Все те дополнения, которые были навязаны христианству римской Цер­ковью и не подтверждались Новым Заветом, теперь обстоятельно обсужда­лись, подвергались критике, а нередко и открыто отвергались протестанта­ми: все это многовековое наслоение священных таинств, ритуалов и произведений искусства, сложные организационные структуры, священни­ческая иерархия и ее духовные полномочия, естественно-рациональная тео­логия схоластиков, вера в чистилище, папская непогрешимость, безбрачие Духовенства, пресуществление евхаристии, сокровищница добродетелей свя­тых, народное почитание Девы Марии и, наконец, сама Матерь-Церковь.

* Непременным условием.—Лат.

Все это стало враждебным и чужим по отношению к первейшей потребности каждого христианина, вере в искупительную Христову благодать: спасение приходит только через веру. Верующий христианин должен освободиться из мертвящих тисков старой системы: ибо, лишь приняв на себя всю тяжесть прямой ответственности перед Богом, сможет он сподобиться благодати Бо­жьей. Единственным источником богословия становился отныне букваль­ный смысл Писания. Все хитросплетения догматической премудрости и вы­несенные институциональной Церковью нравственные приговоры отныне признавались несущественными. Обладавшая на протяжении всех предыду­щих столетий почти непререкаемым духовным авторитетом, римско-католи­ческая Церковь со всей своей ратью внезапно лишалась своего положения необходимого посредника для духовного благоденствия человечества.

Выступая в защиту Церкви и ее нерасторжимого единства, богословы-ка­толики утверждали, что священные установления Церкви и ценны, и необхо­димы и что ее догматическая традиция, истолковавшая и пояснившая перво­начальное откровение, облечена подлинными духовными полномочиями. Разумеется, в настоящем положении Церковь нуждается в реформах нравст­венного и практического порядка, но внутренне присущие ей святость и вы­сокая духовность по-прежнему остаются в силе.
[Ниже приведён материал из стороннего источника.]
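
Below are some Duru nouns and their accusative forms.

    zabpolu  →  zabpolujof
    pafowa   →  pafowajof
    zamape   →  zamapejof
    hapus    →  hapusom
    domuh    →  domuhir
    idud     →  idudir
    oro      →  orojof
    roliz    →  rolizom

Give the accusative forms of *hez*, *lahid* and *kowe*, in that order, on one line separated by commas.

hezom, lahidir, kowejof

The pattern is sibilance of the final sound: -om when the stem ends in a sibilant (*hapus*, *roliz*); -ir when the stem ends in a non-sibilant consonant (*domuh*, *idud*); -jof when the stem ends in a vowel (*zabpolu*, *pafowa*, *zamape*, *oro*).
Since the final sound of *hez* is /z/ (a sibilant), it takes -om, giving *hezom*.
The final sound of *lahid* is /d/, which is a non-sibilant consonant, so the suffix is -ir, giving *lahidir*.
Since the final sound of *kowe* is /e/ (a vowel), it takes -jof, giving *kowejof*.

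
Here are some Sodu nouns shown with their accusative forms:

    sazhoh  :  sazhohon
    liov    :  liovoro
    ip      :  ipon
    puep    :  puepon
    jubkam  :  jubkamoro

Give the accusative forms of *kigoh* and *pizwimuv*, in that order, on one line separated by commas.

kigohon, pizwimuvoro

The suffix is conditioned by the final consonant: -on when the stem ends in a voiceless consonant (*sazhoh*, *ip*, *puep*); -oro when the stem ends in a voiced consonant (*liov*, *jubkam*).
*kigoh* — final consonant /h/ (voiceless) → -on → *kigohon*.
*pizwimuv*: final consonant = /v/, voiced → -oro → *pizwimuvoro*.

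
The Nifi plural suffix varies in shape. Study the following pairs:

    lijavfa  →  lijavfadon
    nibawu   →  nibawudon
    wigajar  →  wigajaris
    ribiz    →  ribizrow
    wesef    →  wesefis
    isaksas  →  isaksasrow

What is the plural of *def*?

defis

The alternation tracks the final sound of the stem — -row when the stem ends in a sibilant (*ribiz*, *isaksas*); -is when the stem ends in a non-sibilant consonant (*wigajar*, *wesef*); -don when the stem ends in a vowel (*lijavfa*, *nibawu*).
The final sound of *def* is /f/, which is a non-sibilant consonant, so the suffix is -is, giving *defis*.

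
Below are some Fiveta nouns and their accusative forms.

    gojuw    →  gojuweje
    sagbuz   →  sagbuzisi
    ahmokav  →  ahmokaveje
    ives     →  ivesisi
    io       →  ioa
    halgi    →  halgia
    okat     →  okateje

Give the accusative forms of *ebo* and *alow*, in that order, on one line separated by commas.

The alternation tracks the final sound of the stem — -isi when the stem ends in a sibilant (*sagbuz*, *ives*); -eje when the stem ends in a non-sibilant consonant (*gojuw*, *ahmokav*, *okat*); -a when the stem ends in a vowel (*io*, *halgi*).
Since the final sound of *ebo* is /o/ (a vowel), it takes -a, giving *eboa*.
The final sound of *alow* is /w/, which is a non-sibilant consonant, so the suffix is -eje, giving *aloweje*.

eboa, aloweje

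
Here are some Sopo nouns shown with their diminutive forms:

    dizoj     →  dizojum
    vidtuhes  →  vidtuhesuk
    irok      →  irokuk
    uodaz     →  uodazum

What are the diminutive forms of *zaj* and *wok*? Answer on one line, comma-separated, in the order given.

zajum, wokuk

The suffix is conditioned by the final consonant: -uk when the stem ends in a voiceless consonant (*vidtuhes*, *irok*); -um when the stem ends in a voiced consonant (*dizoj*, *uodaz*).
Since the final consonant of *zaj* is /j/ (voiced), it takes -um, giving *zajum*.
The final consonant of *wok* is /k/, which is voiceless, so the suffix is -uk, giving *wokuk*.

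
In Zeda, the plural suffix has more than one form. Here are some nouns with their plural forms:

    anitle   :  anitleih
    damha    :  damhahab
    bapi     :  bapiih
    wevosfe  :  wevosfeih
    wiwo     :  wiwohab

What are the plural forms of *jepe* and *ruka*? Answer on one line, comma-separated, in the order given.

Looking at the last vowel of each stem: -ih when the last vowel of the stem is a front vowel (*anitle*, *bapi*, *wevosfe*); -hab when the last vowel of the stem is a back vowel (*damha*, *wiwo*).
The last vowel of *jepe* is /e/, which is a front vowel, so the suffix is -ih, giving *jepeih*.
*ruka* — last vowel /a/ (a back vowel) → -hab → *rukahab*.

jepeih, rukahab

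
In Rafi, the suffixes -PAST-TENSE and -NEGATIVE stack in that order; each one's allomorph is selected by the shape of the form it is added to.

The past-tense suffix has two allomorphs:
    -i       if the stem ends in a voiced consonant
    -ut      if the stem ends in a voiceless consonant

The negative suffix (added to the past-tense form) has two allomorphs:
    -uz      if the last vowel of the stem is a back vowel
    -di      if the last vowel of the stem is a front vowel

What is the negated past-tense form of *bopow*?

bopowidi

Since the final consonant of *bopow* is /w/ (voiced), it takes -i, giving *bopowi*.
The last vowel of the past-tense form *bopowi* is /i/, which is a front vowel, so the negative suffix is -di, giving *bopowidi*.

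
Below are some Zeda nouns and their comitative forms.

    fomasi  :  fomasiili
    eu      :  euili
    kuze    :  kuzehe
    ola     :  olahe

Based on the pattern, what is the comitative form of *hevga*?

hevgahe

The alternation tracks the last vowel of the stem — -ili when the last vowel of the stem is a high vowel (*fomasi*, *eu*); -he when the last vowel of the stem is a non-high vowel (*kuze*, *ola*).
*hevga* — last vowel /a/ (a non-high vowel) → -he → *hevgahe*.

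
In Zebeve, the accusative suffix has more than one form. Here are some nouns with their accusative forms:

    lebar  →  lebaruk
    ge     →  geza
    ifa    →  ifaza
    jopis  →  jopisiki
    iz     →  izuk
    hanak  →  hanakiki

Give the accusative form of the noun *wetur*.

weturuk

Looking at the final sound of each stem: -iki when the stem ends in a voiceless consonant (*jopis*, *hanak*); -uk when the stem ends in a voiced consonant (*lebar*, *iz*); -za when the stem ends in a vowel (*ge*, *ifa*).
*wetur* — final sound /r/ (a voiced consonant) → -uk → *weturuk*.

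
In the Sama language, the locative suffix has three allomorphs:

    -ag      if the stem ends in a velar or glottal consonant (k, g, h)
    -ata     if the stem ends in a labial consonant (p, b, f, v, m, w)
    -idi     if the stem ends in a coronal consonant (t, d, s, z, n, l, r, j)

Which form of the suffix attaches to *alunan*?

-idi

Since the final consonant of *alunan* is /n/ (coronal), it takes -idi.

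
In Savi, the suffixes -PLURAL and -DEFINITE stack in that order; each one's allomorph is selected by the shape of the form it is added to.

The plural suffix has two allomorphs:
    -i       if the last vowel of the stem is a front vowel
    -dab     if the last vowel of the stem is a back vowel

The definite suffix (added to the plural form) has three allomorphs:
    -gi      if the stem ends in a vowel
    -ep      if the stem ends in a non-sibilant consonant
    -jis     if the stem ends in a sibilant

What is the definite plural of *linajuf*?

*linajuf*: last vowel = /u/, a back vowel → -dab → *linajufdab*.
The plural form *linajufdab* — final sound /b/ (a non-sibilant consonant) → -ep → *linajufdabep*.

linajufdabep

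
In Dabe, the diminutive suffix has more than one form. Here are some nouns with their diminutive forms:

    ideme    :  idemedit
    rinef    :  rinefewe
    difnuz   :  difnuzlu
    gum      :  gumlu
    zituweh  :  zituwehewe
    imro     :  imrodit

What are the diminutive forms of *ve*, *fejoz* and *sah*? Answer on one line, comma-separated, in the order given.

vedit, fejozlu, sahewe

Looking at the final sound of each stem: -ewe when the stem ends in a voiceless consonant (*rinef*, *zituweh*); -lu when the stem ends in a voiced consonant (*difnuz*, *gum*); -dit when the stem ends in a vowel (*ideme*, *imro*).
*ve* — final sound /e/ (a vowel) → -dit → *vedit*.
*fejoz*: final sound = /z/, a voiced consonant → -lu → *fejozlu*.
The final sound of *sah* is /h/, which is a voiceless consonant, so the suffix is -ewe, giving *sahewe*.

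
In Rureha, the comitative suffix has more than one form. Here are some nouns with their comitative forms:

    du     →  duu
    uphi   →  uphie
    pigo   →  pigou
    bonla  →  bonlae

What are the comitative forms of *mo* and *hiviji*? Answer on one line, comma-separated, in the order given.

The suffix is conditioned by the last vowel: -u when the last vowel of the stem is a rounded vowel (*du*, *pigo*); -e when the last vowel of the stem is an unrounded vowel (*uphi*, *bonla*).
The last vowel of *mo* is /o/, which is a rounded vowel, so the suffix is -u, giving *mou*.
*hiviji* — last vowel /i/ (an unrounded vowel) → -e → *hivijie*.

mou, hivijie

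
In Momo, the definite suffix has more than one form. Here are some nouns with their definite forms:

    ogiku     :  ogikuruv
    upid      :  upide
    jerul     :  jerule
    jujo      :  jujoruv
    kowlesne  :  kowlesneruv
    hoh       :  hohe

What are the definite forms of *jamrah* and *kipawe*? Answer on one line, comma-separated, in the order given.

The suffix is conditioned by the final sound: -e when the stem ends in a consonant (*upid*, *jerul*, *hoh*); -ruv when the stem ends in a vowel (*ogiku*, *jujo*, *kowlesne*).
The final sound of *jamrah* is /h/, which is a consonant, so the suffix is -e, giving *jamrahe*.
*kipawe*: final sound = /e/, a vowel → -ruv → *kipaweruv*.

jamrahe, kipaweruv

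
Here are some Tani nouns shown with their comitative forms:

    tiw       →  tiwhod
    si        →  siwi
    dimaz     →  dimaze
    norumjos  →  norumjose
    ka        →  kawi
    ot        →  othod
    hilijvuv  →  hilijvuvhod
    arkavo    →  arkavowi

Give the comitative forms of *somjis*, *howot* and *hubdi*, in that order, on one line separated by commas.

somjise, howothod, hubdiwi

Looking at the final sound of each stem: -e when the stem ends in a sibilant (*dimaz*, *norumjos*); -hod when the stem ends in a non-sibilant consonant (*tiw*, *ot*, *hilijvuv*); -wi when the stem ends in a vowel (*si*, *ka*, *arkavo*).
*somjis*: final sound = /s/, a sibilant → -e → *somjise*.
Since the final sound of *howot* is /t/ (a non-sibilant consonant), it takes -hod, giving *howothod*.
*hubdi*: final sound = /i/, a vowel → -wi → *hubdiwi*.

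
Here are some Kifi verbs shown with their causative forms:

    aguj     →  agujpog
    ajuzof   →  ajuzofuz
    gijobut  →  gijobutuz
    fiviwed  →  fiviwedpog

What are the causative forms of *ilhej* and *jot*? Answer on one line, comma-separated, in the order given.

The alternation tracks the final consonant of the stem — -uz when the stem ends in a voiceless consonant (*ajuzof*, *gijobut*); -pog when the stem ends in a voiced consonant (*aguj*, *fiviwed*).
Since the final consonant of *ilhej* is /j/ (voiced), it takes -pog, giving *ilhejpog*.
*jot*: final consonant = /t/, voiceless → -uz → *jotuz*.

ilhejpog, jotuz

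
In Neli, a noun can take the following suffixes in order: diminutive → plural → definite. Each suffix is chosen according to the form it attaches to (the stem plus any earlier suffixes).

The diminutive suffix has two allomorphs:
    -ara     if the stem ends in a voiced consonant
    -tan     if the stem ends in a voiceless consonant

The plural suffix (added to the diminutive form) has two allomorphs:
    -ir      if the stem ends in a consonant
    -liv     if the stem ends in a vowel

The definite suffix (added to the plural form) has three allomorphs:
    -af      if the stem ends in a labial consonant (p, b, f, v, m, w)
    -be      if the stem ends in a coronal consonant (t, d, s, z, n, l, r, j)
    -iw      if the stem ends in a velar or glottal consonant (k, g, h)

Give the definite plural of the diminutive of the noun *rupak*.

rupaktanirbe

*rupak* — final consonant /k/ (voiceless) → -tan → *rupaktan*.
Since the final sound of the diminutive form *rupaktan* is /n/ (a consonant), it takes -ir, giving *rupaktanir*.
Since the final consonant of the plural form *rupaktanir* is /r/ (coronal), it takes -be, giving *rupaktanirbe*.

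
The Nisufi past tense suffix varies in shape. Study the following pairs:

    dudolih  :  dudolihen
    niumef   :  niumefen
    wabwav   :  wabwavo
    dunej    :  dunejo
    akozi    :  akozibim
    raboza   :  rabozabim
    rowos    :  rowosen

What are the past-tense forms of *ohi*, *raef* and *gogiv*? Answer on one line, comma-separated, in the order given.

The alternation tracks the final sound of the stem — -en when the stem ends in a voiceless consonant (*dudolih*, *niumef*, *rowos*); -o when the stem ends in a voiced consonant (*wabwav*, *dunej*); -bim when the stem ends in a vowel (*akozi*, *raboza*).
Since the final sound of *ohi* is /i/ (a vowel), it takes -bim, giving *ohibim*.
*raef* — final sound /f/ (a voiceless consonant) → -en → *raefen*.
Since the final sound of *gogiv* is /v/ (a voiced consonant), it takes -o, giving *gogivo*.

ohibim, raefen, gogivo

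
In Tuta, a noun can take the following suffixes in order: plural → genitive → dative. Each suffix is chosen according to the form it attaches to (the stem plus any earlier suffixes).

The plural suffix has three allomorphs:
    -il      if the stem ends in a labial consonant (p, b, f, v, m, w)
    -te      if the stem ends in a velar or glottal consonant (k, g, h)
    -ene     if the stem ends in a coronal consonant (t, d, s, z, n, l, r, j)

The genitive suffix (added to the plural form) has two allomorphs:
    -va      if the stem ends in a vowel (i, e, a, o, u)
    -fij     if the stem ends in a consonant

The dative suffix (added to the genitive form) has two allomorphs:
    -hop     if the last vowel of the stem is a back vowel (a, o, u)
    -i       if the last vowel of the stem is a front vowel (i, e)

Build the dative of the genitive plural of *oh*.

ohtevahop

The final consonant of *oh* is /h/, which is velar/glottal, so the plural suffix is -te, giving *ohte*.
The plural form *ohte* — final sound /e/ (a vowel) → -va → *ohteva*.
The last vowel of the genitive form *ohteva* is /a/, which is a back vowel, so the dative suffix is -hop, giving *ohtevahop*.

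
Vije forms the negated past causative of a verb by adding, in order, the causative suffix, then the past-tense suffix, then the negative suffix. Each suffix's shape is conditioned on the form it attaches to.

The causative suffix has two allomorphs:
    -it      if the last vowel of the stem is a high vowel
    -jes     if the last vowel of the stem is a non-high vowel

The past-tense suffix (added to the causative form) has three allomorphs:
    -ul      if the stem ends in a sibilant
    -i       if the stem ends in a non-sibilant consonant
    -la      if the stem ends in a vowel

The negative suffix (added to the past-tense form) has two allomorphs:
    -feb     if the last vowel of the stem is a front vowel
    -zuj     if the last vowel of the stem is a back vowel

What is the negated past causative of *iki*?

Since the last vowel of *iki* is /i/ (a high vowel), it takes -it, giving *ikiit*.
Since the final sound of the causative form *ikiit* is /t/ (a non-sibilant consonant), it takes -i, giving *ikiiti*.
The past-tense form *ikiiti*: last vowel = /i/, a front vowel → -feb → *ikiitifeb*.

ikiitifeb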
Теологи-католики были уве­рены, что, не будь церковной традиции, Слово Божие имело бы меньшую власть в этом мире и было бы менее понятно верующим. Благодаря богодухновенности церковных установлений, Церковь способна высвечивать и ут­верждать те стороны христианской истины, которые не были высказаны до конца в библейских текстах. Ибо, и в самом деле, на своей самой ранней, еще апостольской стадии Церковь предшествовала Новому Завету, она со­здавала его, а затем и канонизировала как вдохновенное Слово Божие.

Реформаторы возражали на это, что Церковь подменила веру в личность Иисуса Христа на веру в учение Церкви. Тем самым она лишила силы изна­чальное христианское откровение и стала непроницаемой преградой на пути человека к Богу. Лишь непосредственное обращение к Библии могло теперь вновь привести человеческую душу в непосредственное соприкосновение с Христом.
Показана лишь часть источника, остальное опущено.